Tuesday, January 3, 2017

Where do they go?

In 2016, UW Tacoma's Office of Institutional Research did a lengthy study of our direct-entry (from high school) student attrition in their lower division experience: Who Leaves and When. Everyone working with our students should read it, for it dispels a number of false narratives about the ~40% of DE students we lost in those vulnerable, lower division years. The surprising news was that we lose excellent students: no academic concerns, students with full ride scholarships, students who we thought were thriving. Seventy eight percent (78%) of these "leavers" were in good academic standing and 27% of them just slipped away during the first summer break.

What Institutional Research was not able to do in their study of who and when was to tell us where these students go. Many of us hoped these good students went to a campus that was a better fit: to UW Seattle, to Eastern or Western, even down the street to the University of Puget Sound. We hoped, but we didn't know. Turns out we could find out.

The National Student Clearinghouse tracks students from higher education institutions, with 90+ percent of schools participating and sending their data. You need to belong, and participate (shares well with others) to be able to tap in and track your "leavers" but it turns out that IR at UW Bothell did just that in 2015. Plus they were curious about how they were doing against us (their closest peer) and the high-achieving students at UW Seattle, so they tracked our students too.

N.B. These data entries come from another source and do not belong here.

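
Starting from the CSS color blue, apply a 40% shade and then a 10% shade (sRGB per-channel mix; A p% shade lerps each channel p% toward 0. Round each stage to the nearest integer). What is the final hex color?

CSS blue is rgb(0, 0, 255).
A 40% shade moves each channel 40% toward 0:
  R: 0 + 0.4×(0−0) = 0 + 0 = 0 → 0
  G: 0 + 0.4×(0−0) = 0 + 0 = 0 → 0
  B: 255 + 0.4×(0−255) = 255 − 102 = 153 → 153
After the shade: rgb(0, 0, 153) = #000099.
A 10% shade moves each channel 10% toward 0:
  R: 0 + 0.1×(0−0) = 0 + 0 = 0 → 0
  G: 0 + 0 = 0 → 0
  B: 153 + 0.1×(0−153) = 153 − 15.3 = 137.7 → 138
rgb(0, 0, 138) = #00008a.

#00008a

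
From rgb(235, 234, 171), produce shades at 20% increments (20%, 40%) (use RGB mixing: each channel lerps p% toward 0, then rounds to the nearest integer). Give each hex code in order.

20%: (235 − 47 = 188→188, 234 − 46.8 = 187.2→187, 171 − 34.2 = 136.8→137) → #BCBB89
40%: (235 − 94 = 141→141, 234 − 93.6 = 140.4→140, 171 − 68.4 = 102.6→103) → #8D8C67

#BCBB89, #8D8C67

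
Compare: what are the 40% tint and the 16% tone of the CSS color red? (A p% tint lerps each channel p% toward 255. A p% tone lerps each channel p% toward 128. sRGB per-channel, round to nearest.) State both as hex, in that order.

CSS red is rgb(255, 0, 0).
40% tint:
  R: 255 + 0.4×(255−255) = 255 + 0 = 255 → 255
  G: 0 + 102 = 102 → 102
  B: 0 + 102 = 102 → 102
  → #ff6666
16% tone:
  R: 255 − 20.32 = 234.68 → 235
  G: 0 + 20.48 = 20.48 → 20
  B: 0 + 20.48 = 20.48 → 20
  → #eb1414

#ff6666, #eb1414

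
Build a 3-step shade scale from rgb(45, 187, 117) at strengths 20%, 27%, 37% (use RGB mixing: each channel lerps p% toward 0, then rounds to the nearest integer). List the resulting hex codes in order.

20%: (45 − 9 = 36→36, 187 − 37.4 = 149.6→150, 117 − 23.4 = 93.6→94) → #24965e
27%: (45 − 12.15 = 32.85→33, 187 − 50.49 = 136.51→137, 117 − 31.59 = 85.41→85) → #218955
37%: (45 − 16.65 = 28.35→28, 187 − 69.19 = 117.81→118, 117 − 43.29 = 73.71→74) → #1c764a

#24965e, #218955, #1c764a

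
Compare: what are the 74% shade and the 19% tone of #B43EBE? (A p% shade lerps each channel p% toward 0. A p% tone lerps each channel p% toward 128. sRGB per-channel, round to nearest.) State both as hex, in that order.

#2F1031, #AA4BB2

#B43EBE is rgb(180, 62, 190).
74% shade:
  R: 180 − 133.2 = 46.8 → 47
  G: 62 − 45.88 = 16.12 → 16
  B: 190 + 0.74×(0−190) = 190 − 140.6 = 49.4 → 49
  → #2F1031
19% tone:
  R: 180 − 9.88 = 170.12 → 170
  G: 62 + 0.19×(128−62) = 62 + 12.54 = 74.54 → 75
  B: 190 + 0.19×(128−190) = 190 − 11.78 = 178.22 → 178
  → #AA4BB2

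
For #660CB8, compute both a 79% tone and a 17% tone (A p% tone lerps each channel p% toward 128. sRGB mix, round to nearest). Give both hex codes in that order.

#7B688C, #6A20AE

#660CB8 is rgb(102, 12, 184).
79% tone:
  R: 102 + 0.79×(128−102) = 102 + 20.54 = 122.54 → 123
  G: 12 + 0.79×(128−12) = 12 + 91.64 = 103.64 → 104
  B: 184 + 0.79×(128−184) = 184 − 44.24 = 139.76 → 140
  → #7B688C
17% tone:
  R: 102 + 4.42 = 106.42 → 106
  G: 12 + 0.17×(128−12) = 12 + 19.72 = 31.72 → 32
  B: 184 + 0.17×(128−184) = 184 − 9.52 = 174.48 → 174
  → #6A20AE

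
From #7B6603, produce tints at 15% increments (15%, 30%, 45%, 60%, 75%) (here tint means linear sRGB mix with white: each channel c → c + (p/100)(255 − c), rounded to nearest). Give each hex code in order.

#7B6603 is rgb(123, 102, 3).
15%: (123 + 19.8 = 142.8→143, 102 + 22.95 = 124.95→125, 3 + 37.8 = 40.8→41) → #8F7D29
30%: (123 + 39.6 = 162.6→163, 102 + 45.9 = 147.9→148, 3 + 75.6 = 78.6→79) → #A3944F
45%: (123 + 59.4 = 182.4→182, 102 + 68.85 = 170.85→171, 3 + 113.4 = 116.4→116) → #B6AB74
60%: (123 + 79.2 = 202.2→202, 102 + 91.8 = 193.8→194, 3 + 151.2 = 154.2→154) → #CAC29A
75%: (123 + 99 = 222→222, 102 + 114.75 = 216.75→217, 3 + 189 = 192→192) → #DED9C0

#8F7D29, #A3944F, #B6AB74, #CAC29A, #DED9C0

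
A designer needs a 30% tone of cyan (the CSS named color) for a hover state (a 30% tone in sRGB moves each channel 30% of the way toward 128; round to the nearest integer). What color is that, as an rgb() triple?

CSS cyan is rgb(0, 255, 255).
Lerp each channel 30% toward 128:
  R: 0 + 0.3×(128−0) = 0 + 38.4 = 38.4 → 38
  G: 255 + 0.3×(128−255) = 255 − 38.1 = 216.9 → 217
  B: 255 + 0.3×(128−255) = 255 − 38.1 = 216.9 → 217

rgb(38, 217, 217)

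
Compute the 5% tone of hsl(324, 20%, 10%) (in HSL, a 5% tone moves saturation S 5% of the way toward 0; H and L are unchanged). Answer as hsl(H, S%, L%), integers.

hsl(324, 19%, 10%)

S moves 5% from 20 toward 0: 20 − 1 = 19 → 19.
H and L are unchanged.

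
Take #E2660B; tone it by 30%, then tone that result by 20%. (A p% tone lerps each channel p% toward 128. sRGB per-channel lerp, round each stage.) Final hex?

#B7723E

#E2660B is rgb(226, 102, 11).
Lerp each channel 30% toward 128:
  R: 226 + 0.3×(128−226) = 226 − 29.4 = 196.6 → 197
  G: 102 + 0.3×(128−102) = 102 + 7.8 = 109.8 → 110
  B: 11 + 0.3×(128−11) = 11 + 35.1 = 46.1 → 46
After the tone: rgb(197, 110, 46) = #C56E2E.
Per channel, c → c + 0.2(128 − c):
  R: 197 + 0.2×(128−197) = 197 − 13.8 = 183.2 → 183
  G: 110 + 3.6 = 113.6 → 114
  B: 46 + 16.4 = 62.4 → 62
rgb(183, 114, 62) = #B7723E.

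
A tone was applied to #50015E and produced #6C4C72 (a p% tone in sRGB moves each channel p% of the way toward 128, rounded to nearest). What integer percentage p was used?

#50015E is rgb(80, 1, 94); #6C4C72 is rgb(108, 76, 114).
On the G channel (widest range): 76 ≈ 1 + (p/100)(128 − 1), so p ≈ 100×(76 − 1)/(128 − 1) = 7500/127 = 59.06.
p = 59 reproduces all three channels after rounding.

59%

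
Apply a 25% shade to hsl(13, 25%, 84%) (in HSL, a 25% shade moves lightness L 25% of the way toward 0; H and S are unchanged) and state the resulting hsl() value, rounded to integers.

L moves 25% from 84 toward 0: 84 − 21 = 63 → 63.
H and S are unchanged.

hsl(13, 25%, 63%)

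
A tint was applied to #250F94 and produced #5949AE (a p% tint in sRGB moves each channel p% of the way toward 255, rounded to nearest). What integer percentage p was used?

#250F94 is rgb(37, 15, 148); #5949AE is rgb(89, 73, 174).
On the G channel (widest range): 73 ≈ 15 + (p/100)(255 − 15), so p ≈ 100×(73 − 15)/(255 − 15) = 5800/240 = 24.17.
p = 24 reproduces all three channels after rounding.

24%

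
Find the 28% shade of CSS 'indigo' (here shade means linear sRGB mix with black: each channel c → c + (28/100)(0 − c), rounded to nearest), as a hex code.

#36005e

CSS indigo is rgb(75, 0, 130).
Lerp each channel 28% toward 0:
  R: 75 + 0.28×(0−75) = 75 − 21 = 54 → 54
  G: 0 + 0.28×(0−0) = 0 + 0 = 0 → 0
  B: 130 − 36.4 = 93.6 → 94
rgb(54, 0, 94) = #36005e.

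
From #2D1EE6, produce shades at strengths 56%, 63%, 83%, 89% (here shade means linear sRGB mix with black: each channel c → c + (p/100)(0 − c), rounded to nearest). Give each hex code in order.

#140D65, #110B55, #080527, #050319

#2D1EE6 is rgb(45, 30, 230).
56%: (45 − 25.2 = 19.8→20, 30 − 16.8 = 13.2→13, 230 − 128.8 = 101.2→101) → #140D65
63%: (45 − 28.35 = 16.65→17, 30 − 18.9 = 11.1→11, 230 − 144.9 = 85.1→85) → #110B55
83%: (45 − 37.35 = 7.65→8, 30 − 24.9 = 5.1→5, 230 − 190.9 = 39.1→39) → #080527
89%: (45 − 40.05 = 4.95→5, 30 − 26.7 = 3.3→3, 230 − 204.7 = 25.3→25) → #050319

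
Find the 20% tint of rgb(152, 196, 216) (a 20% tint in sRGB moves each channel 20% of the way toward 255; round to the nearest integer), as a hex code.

#ADD0E0

A 20% tint moves each channel 20% toward 255:
  R: 152 + 20.6 = 172.6 → 173
  G: 196 + 0.2×(255−196) = 196 + 11.8 = 207.8 → 208
  B: 216 + 7.8 = 223.8 → 224
rgb(173, 208, 224) = #ADD0E0.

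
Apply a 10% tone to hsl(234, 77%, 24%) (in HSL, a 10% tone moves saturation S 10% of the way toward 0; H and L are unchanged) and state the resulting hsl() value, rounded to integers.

S moves 10% from 77 toward 0: 77 − 7.7 = 69.3 → 69.
H and L are unchanged.

hsl(234, 69%, 24%)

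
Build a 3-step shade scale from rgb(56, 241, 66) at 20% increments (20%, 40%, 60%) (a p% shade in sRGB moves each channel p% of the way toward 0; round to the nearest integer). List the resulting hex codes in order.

#2dc135, #229128, #16601a

20%: (56 − 11.2 = 44.8→45, 241 − 48.2 = 192.8→193, 66 − 13.2 = 52.8→53) → #2dc135
40%: (56 − 22.4 = 33.6→34, 241 − 96.4 = 144.6→145, 66 − 26.4 = 39.6→40) → #229128
60%: (56 − 33.6 = 22.4→22, 241 − 144.6 = 96.4→96, 66 − 39.6 = 26.4→26) → #16601a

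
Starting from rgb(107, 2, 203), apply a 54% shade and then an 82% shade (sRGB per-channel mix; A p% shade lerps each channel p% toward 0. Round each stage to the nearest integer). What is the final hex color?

#090011

Lerp each channel 54% toward 0:
  R: 107 + 0.54×(0−107) = 107 − 57.78 = 49.22 → 49
  G: 2 − 1.08 = 0.92 → 1
  B: 203 + 0.54×(0−203) = 203 − 109.62 = 93.38 → 93
After the shade: rgb(49, 1, 93) = #31015D.
An 82% shade moves each channel 82% toward 0:
  R: 49 + 0.82×(0−49) = 49 − 40.18 = 8.82 → 9
  G: 1 − 0.82 = 0.18 → 0
  B: 93 + 0.82×(0−93) = 93 − 76.26 = 16.74 → 17
rgb(9, 0, 17) = #090011.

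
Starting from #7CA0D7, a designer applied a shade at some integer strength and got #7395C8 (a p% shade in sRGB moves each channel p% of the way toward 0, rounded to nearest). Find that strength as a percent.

#7CA0D7 is rgb(124, 160, 215); #7395C8 is rgb(115, 149, 200).
On the B channel (widest range): 200 ≈ 215 + (p/100)(0 − 215), so p ≈ 100×(200 − 215)/(0 − 215) = -1500/-215 = 6.98.
p = 7 reproduces all three channels after rounding.

7%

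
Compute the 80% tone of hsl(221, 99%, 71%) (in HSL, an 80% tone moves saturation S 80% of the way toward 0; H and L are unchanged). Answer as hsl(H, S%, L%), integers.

hsl(221, 20%, 71%)

S moves 80% from 99 toward 0: 99 − 79.2 = 19.8 → 20.
H and L are unchanged.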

They shared our results, aligning closely as an addendum to Who Leaves and When, So, here's a look at where they went. Slightly different years for the two studies, but same populations: leavers at UW Tacoma (2006-2012, 2007-2013).

The answer? 86% of them just drop out. Some go down the street to TCC, a few do go to UWS. Most just slip away in the summer. Next study? Why did they leave and what can we do to ensure that they are not just walking away with debt and disappointment. Who, when, where, what, why? More to come.